A scion of an American dynasty recounts years of addiction, mental illness, and family dysfunction—matters that, as the title suggests, are altogether too ordinary.
Kennedy, son of Ted, is probably best known today for crashing his car into a barricade in front of his workplace under the influence of medication. This memoir opens with that event, promising, “I’m never going to remember what actually happened that night in early May of 2006 when I slammed my green Mustang into the police barrier in front of the US Capitol.” The sentence is diagnostic, both mechanically and materially, of the narrative that follows: awkward, sometimes evasive, with good thoughts clunkily expressed. Why a green Mustang? That detail is less important than the multihued pills that punctuate the narrative. We sympathize with Kennedy when we learn that illnesses such as bipolar disorder fall into a category of things that members of the clan are supposed to face stoically, without making a fuss: “I grew up,” he writes, “among people who were geniuses at not talking about things.” Effectively shut out by his father as an embarrassing reminder of weakness, Kennedy squeaked by with a narrow electoral victory to become a U.S. representative, continuing a legacy of public service—and, sad to say, a history of drug and alcohol abuse. A quarter of Americans have a similar story, by Kennedy’s account.

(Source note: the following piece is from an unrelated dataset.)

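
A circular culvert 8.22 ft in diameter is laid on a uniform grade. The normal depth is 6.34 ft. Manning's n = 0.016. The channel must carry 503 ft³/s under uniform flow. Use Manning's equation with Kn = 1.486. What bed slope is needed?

S = 0.0045

For a circular section of diameter D = 8.22 ft at depth y = 6.34 ft, the central angle is θ = 2 arccos(1 − 2y/D) = 4.289 rad. Then A = (D²/8)(θ − sin θ) = 43.92 ft² and P = Dθ/2 = 17.63 ft.
Hydraulic radius R = A/P = 43.92/17.63 = 2.492 ft.
From Manning's equation, S = [nQ / (1.486 A R^(2/3))]² = [0.016 × 503 / (1.486 × 43.92 × 2.492^(2/3))]² = 0.0045.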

While’s there’s some special pleading involved—“My father would have been President of the United States if there had been progressive mental health treatment for him,” he insists—much of the narrative is given over to plainspoken advocacy for mental health initiatives, some enacted into law thanks to his persistent efforts. That account goes on too long, but it makes for a useful look at the politics underlying public health; to trust Kennedy’s anecdotes, it’s amazing that anything under that rubric gets done at all.
A mixed bag but of interest to health policy wonks and activists.